Despite some early setbacks, such as that Park Avenue experience, by 1966 much of my dream was realized. By then I had already concluded a successful career as head of a theatrical publicity agency and joined a celebrated San Francisco ad agency, which became Freeman, Mander and Gossage.

We concentrated on so-called class clients. Triumph, Land Rover and Rover cars. Eagle shirts. Paul Masson wines. KLH audio equipment. Scientific American. Advent Corporation. Alvin Duskin dresses. Random House publishing.

Ours was the most elegant office in town. I was commuting coast to coast weekly, taking five-day vacations in Tahiti, eating only in French restaurants, jetting to Europe for a few days' skiing.

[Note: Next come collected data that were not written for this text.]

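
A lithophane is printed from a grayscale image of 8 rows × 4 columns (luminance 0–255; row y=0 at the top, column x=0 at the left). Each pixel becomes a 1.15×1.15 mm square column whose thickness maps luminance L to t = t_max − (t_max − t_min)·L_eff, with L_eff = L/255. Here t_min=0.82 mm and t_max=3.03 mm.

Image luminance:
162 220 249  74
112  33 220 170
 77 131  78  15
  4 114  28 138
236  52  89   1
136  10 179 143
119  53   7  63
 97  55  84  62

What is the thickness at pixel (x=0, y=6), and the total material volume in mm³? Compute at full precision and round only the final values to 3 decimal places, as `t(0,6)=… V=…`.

span = t_max - t_min = 3.03 - 0.82 = 2.210
L(0,6) = 119, L_eff = 119/255 = 0.466667
t(0,6) = 3.03 - 2.210·0.466667 = 1.999
Σt over all 8·4 pixels = 103697/1500 ≈ 69.1313333
V = pitch²·Σt = 1.15²·103697/1500 = 91.426

t(0,6)=1.999 V=91.426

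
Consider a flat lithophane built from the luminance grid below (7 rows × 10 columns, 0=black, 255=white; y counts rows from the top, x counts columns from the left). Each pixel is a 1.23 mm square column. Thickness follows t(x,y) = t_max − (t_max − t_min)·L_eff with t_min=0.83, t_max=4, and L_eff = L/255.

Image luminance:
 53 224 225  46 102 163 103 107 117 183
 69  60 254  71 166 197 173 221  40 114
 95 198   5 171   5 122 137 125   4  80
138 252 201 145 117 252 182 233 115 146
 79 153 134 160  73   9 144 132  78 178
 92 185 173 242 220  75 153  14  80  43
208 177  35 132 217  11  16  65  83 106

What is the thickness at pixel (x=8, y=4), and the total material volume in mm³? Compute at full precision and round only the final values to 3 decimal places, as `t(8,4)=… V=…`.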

At some point, not very long into this new career, I began to realize a kind of hollowness in myself. I caught myself smiling pasty smiles. I noticed that despite all this I was not having a good time.

I think I hit an emotional bottom in 1968 while cruising through the Dalmatian Straits, observing rocky cliffs, rolling seas, dazzling sky, and colors as bright as a desert.

Leaning on the deck rail, it struck me that there was a film between me and all of that. I could "see" the spectacular views. I knew they were spectacular. But the experience stopped at my eyes. I couldn't let it inside me. I felt nothing. Something had gone wrong with me. I remembered childhood moments when the mere sight of the sky or grass or trees would send waves of physical pleasure through me. Yet now on this deck, I felt dead. I had the impulse to repeat a phrase that was popular among friends of mine, "Nature is boring." What was terrifying even then was that I knew the problem was me, not nature. It wasn't that nature was boring. It was that nature had become irrelevant to me, absent from my life. Through mere lack of exposure and practice, I'd lost the ability to feel it, tune into it, or care about it. Life moved too fast for that now.